Texte paru dans le livre « Les Lucioles », coordonné par Olivier Steiner. 2013
Il se lave longuement, il frotte, insiste, de sa serviette jaune, imbibée de savon ou d’eau, il lave puis rince, son dos surtout, ce dos qu’il me tourne, qu’il nous montre. De longues lignes de mousse glissent blanchâtres, brillantes, parfois freinées par les courbes et les creux, rares sur ce corps-là. Les mouvements sont doux, ralentis par une douleur peut-être, exprimée par des grimaces peut-être, un froncement que je ne vois pas.
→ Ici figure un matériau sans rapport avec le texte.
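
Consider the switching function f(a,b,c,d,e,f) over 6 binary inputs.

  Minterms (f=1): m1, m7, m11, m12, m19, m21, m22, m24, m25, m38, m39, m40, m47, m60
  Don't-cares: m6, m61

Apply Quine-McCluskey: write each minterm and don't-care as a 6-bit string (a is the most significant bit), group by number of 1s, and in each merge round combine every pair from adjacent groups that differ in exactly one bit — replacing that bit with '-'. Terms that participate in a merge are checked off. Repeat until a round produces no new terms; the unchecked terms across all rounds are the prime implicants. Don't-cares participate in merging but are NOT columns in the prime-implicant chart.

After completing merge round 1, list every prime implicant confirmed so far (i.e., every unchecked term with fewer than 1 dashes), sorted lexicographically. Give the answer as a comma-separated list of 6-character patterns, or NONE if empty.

Round 0: 000001 000110✓ 000111✓ 001011 001100 010011 010101 010110✓ 011000✓ 011001✓ 100110✓ 100111✓ 101000 101111✓ 111100✓ 111101✓
Round 1: -00110✓ -00111✓ 0-0110 00011-✓ 01100- 10-111 10011-✓ 11110-
Round 2: -0011-
PIs = {-0011-, 0-0110, 000001, 001011, 001100, 010011, 010101, 01100-, 10-111, 101000, 11110-}

000001, 001011, 001100, 010011, 010101, 101000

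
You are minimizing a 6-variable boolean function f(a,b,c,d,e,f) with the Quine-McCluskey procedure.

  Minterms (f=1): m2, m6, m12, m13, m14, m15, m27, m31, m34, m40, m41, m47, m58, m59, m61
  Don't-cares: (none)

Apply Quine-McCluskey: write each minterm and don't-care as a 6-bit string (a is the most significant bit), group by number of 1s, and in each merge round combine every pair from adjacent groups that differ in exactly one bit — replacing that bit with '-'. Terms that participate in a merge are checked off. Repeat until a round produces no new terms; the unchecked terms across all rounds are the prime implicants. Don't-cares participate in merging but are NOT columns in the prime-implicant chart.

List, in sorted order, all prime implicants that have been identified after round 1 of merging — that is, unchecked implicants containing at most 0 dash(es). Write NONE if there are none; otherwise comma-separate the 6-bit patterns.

111101

[col 0] 000010*, 000110*, 001100*, 001101*, 001110*, 001111*, 011011*, 011111*, 100010*, 101000*, 101001*, 101111*, 111010*, 111011*, 111101
[col 1] -00010, -01111, -11011, 0-1111, 00-110, 000-10, 0011-0*, 0011-1*, 00110-*, 00111-*, 011-11, 10100-, 11101-
[col 2] 0011--
Prime implicants: -00010, -01111, -11011, 0-1111, 00-110, 000-10, 0011--, 011-11, 10100-, 11101-, 111101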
J’observe le frôlement des corps dans les bassins, les voix qui résonnent, les regards qui se détournent, les amis qui discutent, les petites serviettes posées en haut des cuisses, les sexes qui bougent dans l’eau claire. De l’autre côté des vitres, l’ambiance est feutrée, c’est le ballet de ceux qui s’habillent et se déshabillent, et puis je souris : il y a ce garçon trop jeune pour être conscient de cette horizontalité naturelle. Il a l’âge auquel on ne prête pas attention à ça ; il a l’âge de mes souvenirs de piscine municipale – un mélange de pudeur et d’ignorance. Ici rien ne suggère rien, rien ne tend vers rien dans ce lieu où pourtant la nudité prend son temps. Pour une envie il faudrait donc des circonstances, un ailleurs, une incongruité de lieu ou une intimité, autre chose que cet entre-deux, que cet effacement de l’entre-soi, un signe peut-être, d’autres odeurs, pas cette moiteur, pas cette chaleur qui rend fébrile. D’autres corps ?
L’homme s’est approché. Figé, debout, il me fait face, regarde autour. Sur son bras gauche, un tatouage léger, lignes et fleurs, pas de couleur. Il y a comme un anachronisme dans ce dessin indélébile et léger puisque il n’a pas l’âge de ceux qui… Si près, son corps s’impose. L’homme est vieux, très vieux, très sec, grand, peau et os, plis. Le corps n’est pas usé, pas marqué, pas abîmé : juste très vieux. La peau est blanche, transparente, veines apparentes, aucun poil. Le pubis n’est plus qu’un creux, une ombre, une forme où le désir est devenu une absence. Qui le caresse aujourd’hui ? Depuis quand n’y pose-t-on plus un regard ? À quoi ressemblent ses souvenirs des étreintes d’autrefois ?
Il pourrait être l’un des deux hommes sur la vieille photographie achetée ce matin aux puces. Il serait celui de gauche. Oui, il est celui qui regarde l’autre, celui qui ne regarde pas l’objectif. Il a ce demi-sourire qui les dévoile à peine, ce regard discret mais audacieux qui dit tout ; à l’époque c’était ça, faire les choses à moitié, à demi-mots, ne rien voir, ne rien montrer, presque. Mais tu me dis que rien n’a vraiment changé, surtout ici. Il tend légèrement sa main, doigts écartés, comme après une légère étreinte, comme une caresse le temps d’un appui, d’un déplacement. Costumes-cravates à l’occidentale, cheveux gominés, et derrière eux les étendues du terrain de golf, où ils osaient parfois rapprocher leur respiration ; au loin passe leur cousine en robe blanche. Elle posait elle aussi parfois, souriant à leur secret.